A distanza di 4 anni tornano sulla ribalta i
Virgin Steele del grande vecchio
David DeFeis che inesorabilmente prosegue la sua marcia, una volta trionfale ed oggi forse non così più vittoriosa come fino a 10 anni fa.
In realtà "
The Black Light Bacchanalia" ha sulle spalle il fardello di un album come "
Visions of Eden", un disco che sicuramente accontentò il nostro Luca Franceschini ma che lasciò tra l'interdetto ed il deluso molte schiere di fan storici, tra i quali anche il sottoscritto.
E' bene dire fin da subito che probabilmente coloro che nel 2006 storsero la bocca lo faranno anche stavolta, anche con maggior disappunto se possibile: "The Black Light Bacchanalia" prosegue il discorso portato avanti dal capitolo precedente e ne porta con sè tutti i difetti e le caratteristiche che avevano inficiato quel lavoro.
Sebbene il giudizio tracciato su questo nuovo album si basi su un penoso ascolto in streaming per via della pirateria, pare piuttosto evidente che la produzione sia nuovamente deficitaria, sia a livello di "potenza sonora" sia a livello di povertà di arrangiamenti, e questo è inconcepibile per una band del calibro dei Virgin Steele, quando un qualsiasi gruppo misconosciuto agli esordi riesce a godere di una registrazione più che accettabile, se non brillante.
Accantonato il pur enorme problema della produzione, che tocca il proprio apice con la chitarra di Pursino sepolta sotto la voce di David e degli altri ed un suono di batteria che pare provenire dalla peggiore delle drum machine, arriviamo alla vera nota dolente, quella musicale, che ci consegna dei Virgin Steele spesso davvero deficitari sotto il punto di vista dell'ispirazione; non si tratta tanto della delusione per la mancanza di un ritorno al passato, d'altronde il tempo passa per tutti e dopo undici album possiamo capire ed accettare il desiderio di guardarsi altrove, ma l'ascolto di brani come "
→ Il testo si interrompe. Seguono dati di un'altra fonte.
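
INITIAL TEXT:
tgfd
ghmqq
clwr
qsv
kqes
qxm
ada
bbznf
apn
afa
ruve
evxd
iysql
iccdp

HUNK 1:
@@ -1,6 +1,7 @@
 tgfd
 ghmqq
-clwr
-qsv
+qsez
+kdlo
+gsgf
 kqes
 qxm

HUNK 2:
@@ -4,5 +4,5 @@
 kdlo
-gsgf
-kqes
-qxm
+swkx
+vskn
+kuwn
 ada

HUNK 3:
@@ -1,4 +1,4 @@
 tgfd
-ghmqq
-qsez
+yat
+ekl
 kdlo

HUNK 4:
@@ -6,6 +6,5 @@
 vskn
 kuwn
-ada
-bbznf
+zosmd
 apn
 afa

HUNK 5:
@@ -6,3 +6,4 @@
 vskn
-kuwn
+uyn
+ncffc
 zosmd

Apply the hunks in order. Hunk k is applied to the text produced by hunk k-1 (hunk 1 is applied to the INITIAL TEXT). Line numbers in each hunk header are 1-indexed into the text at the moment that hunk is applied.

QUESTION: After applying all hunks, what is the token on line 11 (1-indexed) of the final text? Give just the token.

Answer: afa

Derivation:
Hunk 1: at line 1 remove [clwr,qsv] add [qsez,kdlo,gsgf] -> 15 lines: tgfd ghmqq qsez kdlo gsgf kqes qxm ada bbznf apn afa ruve evxd iysql iccdp
Hunk 2: at line 4 remove [gsgf,kqes,qxm] add [swkx,vskn,kuwn] -> 15 lines: tgfd ghmqq qsez kdlo swkx vskn kuwn ada bbznf apn afa ruve evxd iysql iccdp
Hunk 3: at line 1 remove [ghmqq,qsez] add [yat,ekl] -> 15 lines: tgfd yat ekl kdlo swkx vskn kuwn ada bbznf apn afa ruve evxd iysql iccdp
Hunk 4: at line 6 remove [ada,bbznf] add [zosmd] -> 14 lines: tgfd yat ekl kdlo swkx vskn kuwn zosmd apn afa ruve evxd iysql iccdp
Hunk 5: at line 6 remove [kuwn] add [uyn,ncffc] -> 15 lines: tgfd yat ekl kdlo swkx vskn uyn ncffc zosmd apn afa ruve evxd iysql iccdp
Final line 11: afa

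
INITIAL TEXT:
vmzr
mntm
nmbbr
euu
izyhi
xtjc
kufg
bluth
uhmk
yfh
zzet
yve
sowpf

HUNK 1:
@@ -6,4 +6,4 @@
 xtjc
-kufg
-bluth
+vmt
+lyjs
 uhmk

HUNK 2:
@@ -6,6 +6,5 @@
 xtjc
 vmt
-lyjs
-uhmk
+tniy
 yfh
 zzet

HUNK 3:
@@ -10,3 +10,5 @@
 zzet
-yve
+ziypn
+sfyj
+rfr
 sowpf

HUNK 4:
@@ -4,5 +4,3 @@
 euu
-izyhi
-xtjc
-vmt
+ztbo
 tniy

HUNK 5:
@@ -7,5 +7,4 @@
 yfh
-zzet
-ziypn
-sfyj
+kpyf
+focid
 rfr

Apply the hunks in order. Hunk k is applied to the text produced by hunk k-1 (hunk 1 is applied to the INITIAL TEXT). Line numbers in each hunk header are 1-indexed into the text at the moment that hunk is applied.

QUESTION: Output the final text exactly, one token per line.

Answer: vmzr
mntm
nmbbr
euu
ztbo
tniy
yfh
kpyf
focid
rfr
sowpf

Derivation:
Hunk 1: at line 6 remove [kufg,bluth] add [vmt,lyjs] -> 13 lines: vmzr mntm nmbbr euu izyhi xtjc vmt lyjs uhmk yfh zzet yve sowpf
Hunk 2: at line 6 remove [lyjs,uhmk] add [tniy] -> 12 lines: vmzr mntm nmbbr euu izyhi xtjc vmt tniy yfh zzet yve sowpf
Hunk 3: at line 10 remove [yve] add [ziypn,sfyj,rfr] -> 14 lines: vmzr mntm nmbbr euu izyhi xtjc vmt tniy yfh zzet ziypn sfyj rfr sowpf
Hunk 4: at line 4 remove [izyhi,xtjc,vmt] add [ztbo] -> 12 lines: vmzr mntm nmbbr euu ztbo tniy yfh zzet ziypn sfyj rfr sowpf
Hunk 5: at line 7 remove [zzet,ziypn,sfyj] add [kpyf,focid] -> 11 lines: vmzr mntm nmbbr euu ztbo tniy yfh kpyf focid rfr sowpf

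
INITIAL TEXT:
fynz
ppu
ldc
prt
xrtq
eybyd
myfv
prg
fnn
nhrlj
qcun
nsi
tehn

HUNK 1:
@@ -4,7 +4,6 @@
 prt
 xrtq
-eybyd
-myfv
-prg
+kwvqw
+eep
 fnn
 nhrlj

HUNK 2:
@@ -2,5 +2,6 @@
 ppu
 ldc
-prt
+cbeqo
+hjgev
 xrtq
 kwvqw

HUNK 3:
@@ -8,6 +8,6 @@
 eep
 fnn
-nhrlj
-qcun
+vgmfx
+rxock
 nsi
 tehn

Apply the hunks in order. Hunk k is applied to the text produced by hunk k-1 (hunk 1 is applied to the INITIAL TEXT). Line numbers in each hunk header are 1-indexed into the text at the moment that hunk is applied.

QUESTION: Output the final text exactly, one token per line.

Hunk 1: at line 4 remove [eybyd,myfv,prg] add [kwvqw,eep] -> 12 lines: fynz ppu ldc prt xrtq kwvqw eep fnn nhrlj qcun nsi tehn
Hunk 2: at line 2 remove [prt] add [cbeqo,hjgev] -> 13 lines: fynz ppu ldc cbeqo hjgev xrtq kwvqw eep fnn nhrlj qcun nsi tehn
Hunk 3: at line 8 remove [nhrlj,qcun] add [vgmfx,rxock] -> 13 lines: fynz ppu ldc cbeqo hjgev xrtq kwvqw eep fnn vgmfx rxock nsi tehn

Answer: fynz
ppu
ldc
cbeqo
hjgev
xrtq
kwvqw
eep
fnn
vgmfx
rxock
nsi
tehn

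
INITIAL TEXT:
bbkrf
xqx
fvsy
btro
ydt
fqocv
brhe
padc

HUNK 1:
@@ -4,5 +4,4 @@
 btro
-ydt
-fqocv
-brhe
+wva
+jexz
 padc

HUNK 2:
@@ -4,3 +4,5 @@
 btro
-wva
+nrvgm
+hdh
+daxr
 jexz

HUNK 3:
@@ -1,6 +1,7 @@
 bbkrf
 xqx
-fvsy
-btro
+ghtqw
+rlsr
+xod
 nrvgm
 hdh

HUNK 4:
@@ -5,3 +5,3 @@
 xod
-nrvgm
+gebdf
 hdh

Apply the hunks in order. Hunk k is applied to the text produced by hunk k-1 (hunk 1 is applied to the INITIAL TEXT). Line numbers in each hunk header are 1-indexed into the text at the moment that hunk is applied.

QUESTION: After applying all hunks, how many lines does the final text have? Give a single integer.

Hunk 1: at line 4 remove [ydt,fqocv,brhe] add [wva,jexz] -> 7 lines: bbkrf xqx fvsy btro wva jexz padc
Hunk 2: at line 4 remove [wva] add [nrvgm,hdh,daxr] -> 9 lines: bbkrf xqx fvsy btro nrvgm hdh daxr jexz padc
Hunk 3: at line 1 remove [fvsy,btro] add [ghtqw,rlsr,xod] -> 10 lines: bbkrf xqx ghtqw rlsr xod nrvgm hdh daxr jexz padc
Hunk 4: at line 5 remove [nrvgm] add [gebdf] -> 10 lines: bbkrf xqx ghtqw rlsr xod gebdf hdh daxr jexz padc
Final line count: 10

Answer: 10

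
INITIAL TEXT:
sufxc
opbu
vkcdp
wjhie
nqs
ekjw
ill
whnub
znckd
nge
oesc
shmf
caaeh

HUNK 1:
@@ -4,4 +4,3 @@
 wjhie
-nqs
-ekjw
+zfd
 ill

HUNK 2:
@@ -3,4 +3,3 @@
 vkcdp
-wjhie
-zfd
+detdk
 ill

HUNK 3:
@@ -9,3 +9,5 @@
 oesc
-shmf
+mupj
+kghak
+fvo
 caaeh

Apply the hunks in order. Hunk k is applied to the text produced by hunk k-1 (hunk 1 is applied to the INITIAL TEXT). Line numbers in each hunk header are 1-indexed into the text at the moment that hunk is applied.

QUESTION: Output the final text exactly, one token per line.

Hunk 1: at line 4 remove [nqs,ekjw] add [zfd] -> 12 lines: sufxc opbu vkcdp wjhie zfd ill whnub znckd nge oesc shmf caaeh
Hunk 2: at line 3 remove [wjhie,zfd] add [detdk] -> 11 lines: sufxc opbu vkcdp detdk ill whnub znckd nge oesc shmf caaeh
Hunk 3: at line 9 remove [shmf] add [mupj,kghak,fvo] -> 13 lines: sufxc opbu vkcdp detdk ill whnub znckd nge oesc mupj kghak fvo caaeh

Answer: sufxc
opbu
vkcdp
detdk
ill
whnub
znckd
nge
oesc
mupj
kghak
fvo
caaeh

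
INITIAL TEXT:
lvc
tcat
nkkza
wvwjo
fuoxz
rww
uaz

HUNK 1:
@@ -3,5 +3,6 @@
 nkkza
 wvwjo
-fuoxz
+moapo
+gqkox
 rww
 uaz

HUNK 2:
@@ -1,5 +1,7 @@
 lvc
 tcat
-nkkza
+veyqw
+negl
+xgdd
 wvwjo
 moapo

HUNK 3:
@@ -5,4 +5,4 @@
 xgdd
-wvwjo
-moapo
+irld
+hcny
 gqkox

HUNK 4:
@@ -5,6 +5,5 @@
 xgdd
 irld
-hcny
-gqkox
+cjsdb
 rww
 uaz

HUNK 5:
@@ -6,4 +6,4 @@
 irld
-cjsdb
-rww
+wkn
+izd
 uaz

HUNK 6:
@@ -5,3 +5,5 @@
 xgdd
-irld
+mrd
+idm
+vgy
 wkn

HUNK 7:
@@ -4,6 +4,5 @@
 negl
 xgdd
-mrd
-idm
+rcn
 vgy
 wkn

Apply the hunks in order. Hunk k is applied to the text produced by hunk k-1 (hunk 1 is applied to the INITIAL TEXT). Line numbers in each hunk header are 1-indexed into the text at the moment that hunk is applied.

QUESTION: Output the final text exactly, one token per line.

Answer: lvc
tcat
veyqw
negl
xgdd
rcn
vgy
wkn
izd
uaz

Derivation:
Hunk 1: at line 3 remove [fuoxz] add [moapo,gqkox] -> 8 lines: lvc tcat nkkza wvwjo moapo gqkox rww uaz
Hunk 2: at line 1 remove [nkkza] add [veyqw,negl,xgdd] -> 10 lines: lvc tcat veyqw negl xgdd wvwjo moapo gqkox rww uaz
Hunk 3: at line 5 remove [wvwjo,moapo] add [irld,hcny] -> 10 lines: lvc tcat veyqw negl xgdd irld hcny gqkox rww uaz
Hunk 4: at line 5 remove [hcny,gqkox] add [cjsdb] -> 9 lines: lvc tcat veyqw negl xgdd irld cjsdb rww uaz
Hunk 5: at line 6 remove [cjsdb,rww] add [wkn,izd] -> 9 lines: lvc tcat veyqw negl xgdd irld wkn izd uaz
Hunk 6: at line 5 remove [irld] add [mrd,idm,vgy] -> 11 lines: lvc tcat veyqw negl xgdd mrd idm vgy wkn izd uaz
Hunk 7: at line 4 remove [mrd,idm] add [rcn] -> 10 lines: lvc tcat veyqw negl xgdd rcn vgy wkn izd uaz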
In a Dream of Fire" e specialmente "
Pagan Heart" ucciderebbero l'anima anche del più infervorato ed irriducibile fan del quartetto statunitense: brani spompatissimi, arrangiamenti poveri e spesso imbarazzanti, pianoforti che sembrano pianoline bontempi di quelle che negli anni '80 si regalavano ai bimbi per la cresima o la comunione, assolutamente privi di quel furore epico che ha sempre contraddistinto le composizioni di questa grandissima e sfortunata band.
Se manca il furore per fortuna è rimasta la classe che emerge purtroppo solo a sprazzi qua e là e non in maniera continuativa, ma è difficile resistere alla poesia delle delicate "
Nepenthe", "
Eternal Regret" e "
The Tortures of the Damned" e di "
The Orpheus Taboo", mentre "
To Crown Them With Halos" è molto altalenante, alternando sprazzi di luce a notevoli ombre e momenti di stanca, gli stessi che si moltiplicano lungo tutta la durata di "The Black Light Bacchanalia" e che lasciano l'ascoltatore di fronte a brani o piuttosto anonimi ed insipidi ("
The Bread of Wickedness") o decisamente brutti (come la title track, quasi avvilente, o "
Necropolis").
Se i brani migliori del disco sono le tre notevoli ballad vuol dire che c'è qualcosa che non va...
Non avrei mai pensato di doverlo fare, ma "
The Black Light Bacchanalia" è un album spompato, poco ispirato, per giunta che suona male e che non raggiunge la sufficienza, nonostante i vari tocchi di classe, tocchi che però non bastano più e che annegano nella mediocrità.
Altra delusione dopo "
Visions of Eden"... non resta che confidare, nuovamente, nel futuro.